Share

Gundah

Meski manusia memang makhluk paling istimewa, ada satu yang menguasai manusia dan menjadikannya lemah, perasaan.

Perasaan manusia bisa berubah kapan pun, keadaan apa pun dan susah dikontrol. Terkadang senang berlebihan, esoknya sedih berlebihan, terkadang bisa jadi pendiam, bisa juga jadi cerewet, seiring waktu yang berjalan.

Begitu juga dengan Josh dan Verana, yang setahun lalu berpacaran menganggap dunia milik mereka berdua, tidak peduli dengan pandangan orang lain. Namun sekarang mereka berdua tengah pusing menghadapi masalah yang mereka perbuat.
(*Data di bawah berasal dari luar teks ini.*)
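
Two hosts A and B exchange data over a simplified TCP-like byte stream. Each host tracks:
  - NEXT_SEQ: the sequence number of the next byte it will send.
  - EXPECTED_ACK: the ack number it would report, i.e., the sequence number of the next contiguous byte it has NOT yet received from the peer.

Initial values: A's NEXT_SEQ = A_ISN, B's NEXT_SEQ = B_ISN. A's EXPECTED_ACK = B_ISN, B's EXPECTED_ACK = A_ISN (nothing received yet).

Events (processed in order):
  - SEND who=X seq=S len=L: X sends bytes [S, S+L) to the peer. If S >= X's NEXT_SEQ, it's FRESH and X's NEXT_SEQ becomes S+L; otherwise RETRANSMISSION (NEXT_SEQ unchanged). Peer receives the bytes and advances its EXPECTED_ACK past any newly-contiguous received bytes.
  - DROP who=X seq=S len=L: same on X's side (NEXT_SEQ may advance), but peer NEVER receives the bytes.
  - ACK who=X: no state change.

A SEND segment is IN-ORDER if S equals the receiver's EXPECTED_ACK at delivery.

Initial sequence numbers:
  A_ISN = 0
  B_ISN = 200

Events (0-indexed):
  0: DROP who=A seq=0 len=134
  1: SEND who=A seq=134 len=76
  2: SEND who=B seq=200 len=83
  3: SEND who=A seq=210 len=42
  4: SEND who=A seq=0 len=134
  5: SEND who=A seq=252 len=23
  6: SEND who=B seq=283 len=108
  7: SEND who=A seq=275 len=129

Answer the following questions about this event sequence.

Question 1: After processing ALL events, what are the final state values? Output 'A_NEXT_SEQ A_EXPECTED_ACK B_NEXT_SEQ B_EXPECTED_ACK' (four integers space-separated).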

Merasa orang paling menderita di dunia ini.

Setelah cek dengan dokter kandungan, menebus susu ibu hamil, makan di restoran, kini kedua sejoli itu berada di kontrakan Verana. Verana yang tiduran menggunakan paha pacarnya sebagai bantalannya, dan Josh yang fokus memainkan ponselnya.

“Kita sudah cek ke dokter, jadi sebelum perut aku besar, kita harus nikah.” Keheningan mulai meninggalkan mereka setelah Verana membuka suara, mengutarakan pendapat yang berisi harapan besar.

“Cowok apa cewek, ya?” gumam Josh pelan, namun masih dapat didengar Verana.

“Kamu pasti gak sabar, ya?” tebak Verana yang membuat Josh mendelik tajam.

“Enggak,” jawab Josh cepat.

Verana terdiam, tersenyum pahit. Tiba-tiba saja dia menyesali berkenalan dengan Josh, yang membuat kehidupannya menjadi seperti ini.

“Aku mau tidur.” Merasa bosan, Verana bangkit dari posisinya dan pergi ke kamarnya. “Kunci pintu ada di meja,” selanya melihat Josh hendak protes, setelah itu dia menutup pintu kamar dengan keras.

Merasa diusir, Josh hanya menghela napas lelah.

.

“Widih, pacar lo mana, Bro?” tanya Jafin ketika Josh sudah sampai di sebuah warung sederhana yang menyediakan kopi. Warung sederhana ini tidak hanya menyediakan kopi, tetapi banyak juga pemuda pemudi maupun orang tua yang menyimpan minuman alkoholnya di warung ini.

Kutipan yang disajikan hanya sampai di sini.